Seketika, bayangan dari dalam kabut muncul kembali. Sosok lelaki tua, berjubah putih dengan mata teduh. Tersenyum padanya... lalu hilang begitu saja saat ia mencoba mendekat.
“Apa itu... ayah?” gumamnya.
Langkah pelan terdengar dari arah belakang. Tanpa perlu menoleh, Aqinfa tahu siapa itu.
“Ziqi,” katanya pelan, nyaris berbisik.
Pemuda itu tidak menjawab. Ia hanya duduk di sampingnya, sedikit berjaga jarak seperti biasanya, tapi tidak sejauh dulu. Keheningan menyelimuti mereka, tapi bukan keheningan yang membuat canggung. Justru... terasa tenang.
Beberapa saat berlalu sebelum Aqinfa membuka suara lagi.
“Di dalam kabut itu... aku merasa sendirian. Tapi sekaligus... seolah ada seseorang yang menungguku.”
Ziqi menoleh sedikit. “Kabut bisa mempermainkan pikiran. Tapi kadang, itu juga cermin dari yang kita simpan dalam hati.”
Aqinfa mengangguk perlahan. “Aku tidak tahu siapa dia. Tapi... hatiku sakit waktu tak bisa menjangkaunya.”
Ziqi menatap ke langit. “Aku tahu perasaan itu. Saat seseorang yang kita rindukan terasa begitu dekat, tapi tak bisa kita sentuh.”
Aqinfa menoleh, menatap wajah Ziqi dari samping. Wajah yang dingin dan tenang itu, untuk pertama kalinya, tampak... rapuh.
“Siapa yang kau rindukan?” tanyanya hati-hati.
Ziqi terdiam sejenak. “Ibuku,” jawabnya akhirnya. “Dia hilang saat aku masih kecil. Tidak ada jasad. Tidak ada petunjuk. Hanya... hilang.”
Aqinfa menunduk. “Maaf.”
Ziqi menggeleng pelan. “Sudah lama berlalu. Tapi sejak saat itu... aku belajar menutup diri.

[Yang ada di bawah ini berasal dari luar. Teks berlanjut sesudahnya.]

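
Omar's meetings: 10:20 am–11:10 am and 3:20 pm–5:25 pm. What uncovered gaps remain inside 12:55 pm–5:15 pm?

12:55 pm-3:20 pm

After merging, the occupied span is 10:20 am-11:10 am, 3:20 pm-5:25 pm.
Gaps within 12:55 pm-5:15 pm: 12:55 pm-3:20 pm.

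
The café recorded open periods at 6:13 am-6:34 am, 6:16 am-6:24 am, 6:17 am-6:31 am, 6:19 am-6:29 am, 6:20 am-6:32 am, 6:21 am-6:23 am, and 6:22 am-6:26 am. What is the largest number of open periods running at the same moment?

At 6:22 am, 7 of the intervals are simultaneously active.
No point has more.

7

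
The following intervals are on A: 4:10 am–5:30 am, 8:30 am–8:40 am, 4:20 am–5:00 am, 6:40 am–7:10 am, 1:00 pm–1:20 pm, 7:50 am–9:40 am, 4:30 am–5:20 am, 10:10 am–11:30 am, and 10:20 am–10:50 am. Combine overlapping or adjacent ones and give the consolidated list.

Sort by start: 4:10 am–5:30 am, 4:20 am–5:00 am, 4:30 am–5:20 am, 6:40 am–7:10 am, 7:50 am–9:40 am, 8:30 am–8:40 am, 10:10 am–11:30 am, 10:20 am–10:50 am, 1:00 pm–1:20 pm.
4:20 am–5:00 am overlaps/touches 4:10 am–5:30 am → extend to 4:10 am–5:30 am.
4:30 am–5:20 am overlaps/touches 4:10 am–5:30 am → extend to 4:10 am–5:30 am.
6:40 am–7:10 am is disjoint → start new block.
7:50 am–9:40 am is disjoint → start new block.
8:30 am–8:40 am overlaps/touches 7:50 am–9:40 am → extend to 7:50 am–9:40 am.
10:10 am–11:30 am is disjoint → start new block.
10:20 am–10:50 am overlaps/touches 10:10 am–11:30 am → extend to 10:10 am–11:30 am.
1:00 pm–1:20 pm is disjoint → start new block.

4:10 am–5:30 am, 6:40 am–7:10 am, 7:50 am–9:40 am, 10:10 am–11:30 am, 1:00 pm–1:20 pm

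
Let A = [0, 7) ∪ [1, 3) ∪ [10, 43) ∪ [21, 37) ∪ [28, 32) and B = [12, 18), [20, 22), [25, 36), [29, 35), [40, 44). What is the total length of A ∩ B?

First set merges to [0, 7), [10, 43).
Second set merges to [12, 18), [20, 22), [25, 36), [40, 44).
A ∩ B = [12, 18), [20, 22), [25, 36), [40, 43).
Total: 6 + 2 + 11 + 3 = 22.

22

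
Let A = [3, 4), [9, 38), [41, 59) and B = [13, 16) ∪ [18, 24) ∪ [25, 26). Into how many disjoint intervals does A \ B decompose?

6

A \ B = [3, 4), [9, 13), [16, 18), [24, 25), [26, 38), [41, 59).
That is 6 disjoint pieces.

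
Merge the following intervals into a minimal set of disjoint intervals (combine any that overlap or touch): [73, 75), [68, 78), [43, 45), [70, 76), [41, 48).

Sort by start: [41, 48), [43, 45), [68, 78), [70, 76), [73, 75).
[43, 45) overlaps/touches [41, 48) → extend to [41, 48).
[68, 78) is disjoint → start new block.
[70, 76) overlaps/touches [68, 78) → extend to [68, 78).
[73, 75) overlaps/touches [68, 78) → extend to [68, 78).

[41, 48) ∪ [68, 78)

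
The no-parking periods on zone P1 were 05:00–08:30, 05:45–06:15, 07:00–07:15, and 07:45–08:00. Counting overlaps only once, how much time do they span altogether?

Merged: 05:00-08:30.
Length: 3 h 30 min.

3 h 30 min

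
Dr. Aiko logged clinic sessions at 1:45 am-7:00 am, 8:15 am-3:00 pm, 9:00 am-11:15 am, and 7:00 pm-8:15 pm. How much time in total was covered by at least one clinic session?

Merged: 1:45 am-7:00 am, 8:15 am-3:00 pm, 7:00 pm-8:15 pm.
Lengths: 5 h 15 min + 6 h 45 min + 1 h 15 min = 13 h 15 min.

13 h 15 min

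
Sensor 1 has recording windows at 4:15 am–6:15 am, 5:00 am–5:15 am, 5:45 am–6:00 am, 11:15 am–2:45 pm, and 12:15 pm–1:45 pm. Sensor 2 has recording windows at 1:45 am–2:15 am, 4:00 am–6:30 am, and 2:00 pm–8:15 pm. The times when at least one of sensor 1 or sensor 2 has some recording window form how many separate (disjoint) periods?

A, merged: 4:15 am–6:15 am, 11:15 am–2:45 pm.
A ∪ B = 1:45 am–2:15 am, 4:00 am–6:30 am, 11:15 am–8:15 pm.
That is 3 disjoint pieces.

3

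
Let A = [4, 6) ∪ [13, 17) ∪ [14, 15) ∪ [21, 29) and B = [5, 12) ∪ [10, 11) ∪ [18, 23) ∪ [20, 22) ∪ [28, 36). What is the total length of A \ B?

Merge the first list: [4, 6), [13, 17), [21, 29).
Merge the second list: [5, 12), [18, 23), [28, 36).
A \ B = [4, 5), [13, 17), [23, 28).
Total: 1 + 4 + 5 = 10.

10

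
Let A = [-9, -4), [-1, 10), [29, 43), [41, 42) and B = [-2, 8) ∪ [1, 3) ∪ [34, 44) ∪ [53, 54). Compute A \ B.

[-9, -4) ∪ [8, 10) ∪ [29, 34)

A, merged: [-9, -4), [-1, 10), [29, 43).
B, merged: [-2, 8), [34, 44), [53, 54).
[-9, -4) is untouched.
[-1, 10) with B removed leaves [8, 10).
[29, 43) with B removed leaves [29, 34).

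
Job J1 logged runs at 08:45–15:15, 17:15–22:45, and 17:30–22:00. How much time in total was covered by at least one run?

Merged: 08:45–15:15, 17:15–22:45.
Lengths: 6 h 30 min + 5 h 30 min = 12 h.

12 h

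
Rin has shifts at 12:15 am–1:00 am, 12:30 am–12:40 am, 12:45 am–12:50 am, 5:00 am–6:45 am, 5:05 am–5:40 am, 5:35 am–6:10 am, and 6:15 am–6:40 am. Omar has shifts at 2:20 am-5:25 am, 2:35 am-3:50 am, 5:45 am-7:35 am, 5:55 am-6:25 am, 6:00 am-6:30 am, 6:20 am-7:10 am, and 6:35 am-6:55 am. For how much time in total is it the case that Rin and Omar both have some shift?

1 h 25 min

Merge the first list: 12:15 am–1:00 am, 5:00 am–6:45 am.
Merge the second list: 2:20 am–5:25 am, 5:45 am–7:35 am.
A ∩ B = 5:00 am–5:25 am, 5:45 am–6:45 am.
Total: 25 min + 1 h = 1 h 25 min.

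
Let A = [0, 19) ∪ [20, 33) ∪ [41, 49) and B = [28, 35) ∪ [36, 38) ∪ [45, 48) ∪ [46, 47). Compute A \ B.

[0, 19) ∪ [20, 28) ∪ [41, 45) ∪ [48, 49)

Merge the second list: [28, 35), [36, 38), [45, 48).
[0, 19): nothing removed.
[20, 33) \ B = [20, 28).
[41, 49) \ B = [41, 45), [48, 49).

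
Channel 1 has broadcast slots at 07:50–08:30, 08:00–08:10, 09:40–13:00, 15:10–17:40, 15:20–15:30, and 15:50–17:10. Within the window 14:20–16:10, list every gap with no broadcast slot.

14:20-15:10

Covered (merged): 07:50-08:30, 09:40-13:00, 15:10-17:40.
Complement within 14:20-16:10: 14:20-15:10.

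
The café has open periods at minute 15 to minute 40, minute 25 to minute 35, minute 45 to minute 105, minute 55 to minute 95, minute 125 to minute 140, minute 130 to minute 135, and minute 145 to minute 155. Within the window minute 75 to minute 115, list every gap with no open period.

The merged coverage is minute 15 to minute 40, minute 45 to minute 105, minute 125 to minute 140, minute 145 to minute 155.
Complement within minute 75 to minute 115: minute 105 to minute 115.

minute 105 to minute 115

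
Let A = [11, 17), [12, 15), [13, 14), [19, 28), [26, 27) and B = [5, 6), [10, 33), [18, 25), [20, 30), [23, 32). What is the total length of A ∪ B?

Merge the first list: [11, 17), [19, 28).
Merge the second list: [5, 6), [10, 33).
A ∪ B = [5, 6), [10, 33).
Total: 1 + 23 = 24.

24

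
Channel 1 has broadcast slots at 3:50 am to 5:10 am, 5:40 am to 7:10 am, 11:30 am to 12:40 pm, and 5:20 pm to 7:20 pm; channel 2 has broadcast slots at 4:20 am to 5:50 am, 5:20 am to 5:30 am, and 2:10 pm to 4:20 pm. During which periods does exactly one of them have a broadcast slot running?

Second set merges to 4:20 am–5:50 am, 2:10 pm–4:20 pm.
A \ B = 3:50 am–4:20 am, 5:50 am–7:10 am, 11:30 am–12:40 pm, 5:20 pm–7:20 pm.
B \ A = 5:10 am–5:40 am, 2:10 pm–4:20 pm.
Union of the two gives the symmetric difference.

3:50 am–4:20 am, 5:10 am–5:40 am, 5:50 am–7:10 am, 11:30 am–12:40 pm, 2:10 pm–4:20 pm, 5:20 pm–7:20 pm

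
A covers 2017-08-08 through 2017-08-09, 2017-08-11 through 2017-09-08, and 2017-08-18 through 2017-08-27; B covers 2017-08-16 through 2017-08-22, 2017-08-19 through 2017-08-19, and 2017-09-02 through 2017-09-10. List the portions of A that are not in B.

2017-08-08 through 2017-08-09, 2017-08-11 through 2017-08-15, 2017-08-23 through 2017-09-01

First set merges to 2017-08-08 through 2017-08-09, 2017-08-11 through 2017-09-08.
Second set merges to 2017-08-16 through 2017-08-22, 2017-09-02 through 2017-09-10.
2017-08-08 through 2017-08-09: nothing removed.
2017-08-11 through 2017-09-08 \ B = 2017-08-11 through 2017-08-15, 2017-08-23 through 2017-09-01.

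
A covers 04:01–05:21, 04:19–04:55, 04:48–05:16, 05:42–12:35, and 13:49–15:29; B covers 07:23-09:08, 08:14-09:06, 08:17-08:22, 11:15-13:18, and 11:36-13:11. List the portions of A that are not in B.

04:01–05:21, 05:42–07:23, 09:08–11:15, 13:49–15:29

A, merged: 04:01–05:21, 05:42–12:35, 13:49–15:29.
B, merged: 07:23–09:08, 11:15–13:18.
04:01–05:21: nothing removed.
05:42–12:35 \ B = 05:42–07:23, 09:08–11:15.
13:49–15:29: nothing removed.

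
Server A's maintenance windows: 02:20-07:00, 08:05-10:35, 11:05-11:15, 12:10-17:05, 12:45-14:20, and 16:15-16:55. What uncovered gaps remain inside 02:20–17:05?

07:00-08:05, 10:35-11:05, 11:15-12:10

Covered (merged): 02:20-07:00, 08:05-10:35, 11:05-11:15, 12:10-17:05.
Uncovered inside 02:20-17:05: 07:00-08:05, 10:35-11:05, 11:15-12:10.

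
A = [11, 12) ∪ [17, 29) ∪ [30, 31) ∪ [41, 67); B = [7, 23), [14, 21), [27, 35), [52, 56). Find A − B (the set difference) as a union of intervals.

B, merged: [7, 23), [27, 35), [52, 56).
[11, 12): entirely removed.
[17, 29) \ B = [23, 27).
[30, 31): entirely removed.
[41, 67) \ B = [41, 52), [56, 67).

[23, 27) ∪ [41, 52) ∪ [56, 67)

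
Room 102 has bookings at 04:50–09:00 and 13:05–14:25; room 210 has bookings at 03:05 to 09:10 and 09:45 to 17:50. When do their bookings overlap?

04:50–09:00, 13:05–14:25

04:50–09:00 overlaps B on 04:50–09:00.
13:05–14:25 overlaps B on 13:05–14:25.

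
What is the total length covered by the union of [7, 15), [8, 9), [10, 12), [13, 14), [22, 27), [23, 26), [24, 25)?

Merged: [7, 15), [22, 27).
Lengths: 8 + 5 = 13.

13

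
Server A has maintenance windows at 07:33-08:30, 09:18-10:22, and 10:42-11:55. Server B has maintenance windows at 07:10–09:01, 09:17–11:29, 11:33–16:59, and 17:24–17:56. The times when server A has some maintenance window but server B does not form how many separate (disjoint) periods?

1

A \ B = 11:29–11:33.
That is 1 disjoint piece.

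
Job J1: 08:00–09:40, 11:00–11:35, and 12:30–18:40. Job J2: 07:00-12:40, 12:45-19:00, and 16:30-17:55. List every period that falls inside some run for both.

Merge the second list: 07:00–12:40, 12:45–19:00.
08:00–09:40 ∩ B → 08:00–09:40.
11:00–11:35 ∩ B → 11:00–11:35.
12:30–18:40 ∩ B → 12:30–12:40, 12:45–18:40.

08:00–09:40, 11:00–11:35, 12:30–12:40, 12:45–18:40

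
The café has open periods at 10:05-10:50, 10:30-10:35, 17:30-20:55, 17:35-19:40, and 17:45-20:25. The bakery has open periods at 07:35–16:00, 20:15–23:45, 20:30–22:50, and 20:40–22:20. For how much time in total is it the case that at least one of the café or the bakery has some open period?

A, merged: 10:05–10:50, 17:30–20:55.
B, merged: 07:35–16:00, 20:15–23:45.
A ∪ B = 07:35–16:00, 17:30–23:45.
Total: 8 h 25 min + 6 h 15 min = 14 h 40 min.

14 h 40 min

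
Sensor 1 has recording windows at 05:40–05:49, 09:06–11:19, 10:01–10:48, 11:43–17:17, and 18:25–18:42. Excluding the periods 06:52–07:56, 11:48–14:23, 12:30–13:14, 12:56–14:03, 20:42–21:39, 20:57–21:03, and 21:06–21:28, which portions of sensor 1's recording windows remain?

A, merged: 05:40–05:49, 09:06–11:19, 11:43–17:17, 18:25–18:42.
B, merged: 06:52–07:56, 11:48–14:23, 20:42–21:39.
05:40–05:49: nothing removed.
09:06–11:19: nothing removed.
11:43–17:17 \ B = 11:43–11:48, 14:23–17:17.
18:25–18:42: nothing removed.

05:40–05:49, 09:06–11:19, 11:43–11:48, 14:23–17:17, 18:25–18:42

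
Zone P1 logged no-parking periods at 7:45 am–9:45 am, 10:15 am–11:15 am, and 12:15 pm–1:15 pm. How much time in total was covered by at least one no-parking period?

4 h

Merged: 7:45 am–9:45 am, 10:15 am–11:15 am, 12:15 pm–1:15 pm.
Lengths: 2 h + 1 h + 1 h = 4 h.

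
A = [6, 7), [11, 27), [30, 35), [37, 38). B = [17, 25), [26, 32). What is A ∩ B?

[17, 25) ∪ [26, 27) ∪ [30, 32)

[6, 7): no overlap with the second set.
[11, 27) meets the second set on [17, 25), [26, 27).
[30, 35) meets the second set on [30, 32).
[37, 38): no overlap with the second set.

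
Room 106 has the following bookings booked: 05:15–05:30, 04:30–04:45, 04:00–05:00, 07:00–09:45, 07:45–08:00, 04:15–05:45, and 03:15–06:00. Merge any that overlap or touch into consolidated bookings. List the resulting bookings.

03:15-06:00, 07:00-09:45

Sort by start: 03:15-06:00, 04:00-05:00, 04:15-05:45, 04:30-04:45, 05:15-05:30, 07:00-09:45, 07:45-08:00.
04:00-05:00 overlaps/touches 03:15-06:00 → extend to 03:15-06:00.
04:15-05:45 overlaps/touches 03:15-06:00 → extend to 03:15-06:00.
04:30-04:45 overlaps/touches 03:15-06:00 → extend to 03:15-06:00.
05:15-05:30 overlaps/touches 03:15-06:00 → extend to 03:15-06:00.
07:00-09:45 is disjoint → start new block.
07:45-08:00 overlaps/touches 07:00-09:45 → extend to 07:00-09:45.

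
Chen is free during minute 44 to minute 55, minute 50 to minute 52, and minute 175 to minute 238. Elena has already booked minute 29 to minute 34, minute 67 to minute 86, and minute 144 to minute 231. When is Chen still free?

First set merges to minute 44 to minute 55, minute 175 to minute 238.
minute 44 to minute 55: nothing removed.
minute 175 to minute 238 \ B = minute 231 to minute 238.

minute 44 to minute 55, minute 231 to minute 238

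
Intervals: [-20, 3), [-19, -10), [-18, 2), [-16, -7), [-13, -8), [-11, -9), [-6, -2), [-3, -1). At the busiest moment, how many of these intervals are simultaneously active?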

Karena kehilangan terasa lebih mudah kalau tidak ada yang terlalu dekat.”
Sunyi.
Aqinfa perlahan menyandarkan kepalanya ke bahu Ziqi. Gerakannya ringan, tak memaksa. Tapi cukup untuk membuat napas Ziqi tertahan sepersekian detik.
“Kalau begitu... izinkan aku jadi pengecualian,” bisik Aqinfa.
Ziqi tidak menolak. Ia tidak bergerak. Tapi Aqinfa bisa merasakan ketegangan di bahunya perlahan mencair.
Mereka duduk begitu saja dalam diam. Ditemani angin malam dan bisikan kabut yang kini tak lagi menakutkan.
Saat fajar menjelang, kabut tipis terangkat dari rerumputan. Aqinfa membuka matanya perlahan, merasa sedikit lebih ringan. Luka di tubuhnya belum sembuh, tapi luka di dalam... mulai mendapat cahaya.
Ia bangkit, menyiapkan perlengkapan, dan melipat peta spiritual yang diberikan pengawas.
Di luar, Ziqi sudah menunggu. Tidak bicara banyak, hanya memberi anggukan kecil.
Mereka menerima perintah penyelidikan: sisi barat lembah. Bersama.
Saat mereka berjalan berdampingan, Aqinfa melirik Ziqi.
“Kau tahu?” katanya dengan nada menggoda. “Malam tadi... cukup hangat.”
Ziqi mendengus pelan. “Jangan terbiasa,percayalah ada dirimu sendiri bukan pada oranglain.”
Aqinfa terkikik. “Terlambat. Aku sudah mulai suka.”
Ziqi menoleh sekilas, dan Aqinfa melihatnya—senyuman kecil, sekilas, namun nyata.